There are many methods for cleaning up contaminated soil and groundwater. Phytoremediation is an engineered method that utilizes plants and trees to remove or immobilize inorganic and organic contaminants. The plants and trees can contain contaminant plumes, uptake the contaminants, or aid in the degradation of the contaminants through several poorly understood mechanisms.

Hybrid poplar trees were planted to contain a creosote contaminant plume at the study-site in Oneida, Tennessee. This research looks at how the trees will affect groundwater flow in the site. This is accomplished with the groundwater modeling program MODFLOW. The trees are simulated using the Evapotranspiration Package within MODFLOW, within the GMS modeling platform, to produce a two-dimensional unconfined aquifer viewpoint groundwater model.
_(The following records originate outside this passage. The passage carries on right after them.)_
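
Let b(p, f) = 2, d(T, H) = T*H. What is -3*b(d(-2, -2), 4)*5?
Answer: -30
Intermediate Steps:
d(T, H) = H*T
-3*b(d(-2, -2), 4)*5 = -3*2*5 = -6*5 = -30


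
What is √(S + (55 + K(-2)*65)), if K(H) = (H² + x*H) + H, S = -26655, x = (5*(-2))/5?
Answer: I*√26210 ≈ 161.9*I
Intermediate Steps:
x = -2 (x = -10*⅕ = -2)
K(H) = H² - H (K(H) = (H² - 2*H) + H = H² - H)
√(S + (55 + K(-2)*65)) = √(-26655 + (55 - 2*(-1 - 2)*65)) = √(-26655 + (55 - 2*(-3)*65)) = √(-26655 + (55 + 6*65)) = √(-26655 + (55 + 390)) = √(-26655 + 445) = √(-26210) = I*√26210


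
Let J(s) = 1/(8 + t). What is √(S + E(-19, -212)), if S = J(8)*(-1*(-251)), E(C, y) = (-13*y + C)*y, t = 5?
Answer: I*√98057973/13 ≈ 761.72*I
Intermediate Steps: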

Site characterization, setup, and rationale are provided. The modeling methodology including calibration, sensitivity analysis, non-unique solution check, and verification are also provided. The modeling methodology included steady-state model calibration at the study-site to match observed field data; precursory steady-state and subsequent practice transient calibrations at the site; and incorporation of the simulation of evapotranspiration in the final transient model calibrations at the site.

The results show that a phytoremediation system consisting of densely-planted hybrid poplar trees can indeed impact groundwater flow, although not to the extent that clearly would contain a creosote contaminant plume. Various input parameters including specific yield, transient recharge, starting heads, evapotranspiration rates, and evapotranspiration extinction depths impacted MODFLOW model sensitivity in transient calibrations. Varying the time steps in post-precipitation stress periods did not significantly impact the model output.

The interception trench conductance played a minimal role in the calibration, but trench groundwater collection data was lacking, and the trench was frequently in need of maintenance. Further suggested data requirements include more frequently collected rainfall and piezometer data, as well as the installation of more piezometers outside the model domain contained in this study.

Using the Evapotranspiration Package in MODFLOW provided more realistic and authentic results than using the Well Package (used in a previous study of the site by Panhorst in 2000) to simulate evapotranspiration. The Evapotranspiration Package in MODFLOW incorporates transpiration extinction depths that prevent transpiration when the water table drops below a certain depth. Further suggested program development includes incorporating an asymptotic function for transpiration rates and allowing the Evapotranspiration Package to import evapotranspiration rates, extinction depths, and elevations.

It may be deduced from this impact of flow that the tree system will aid in containment of a contaminant plume, but at the trees current growth stage, and with the coal layer present at the site, the containment is limited.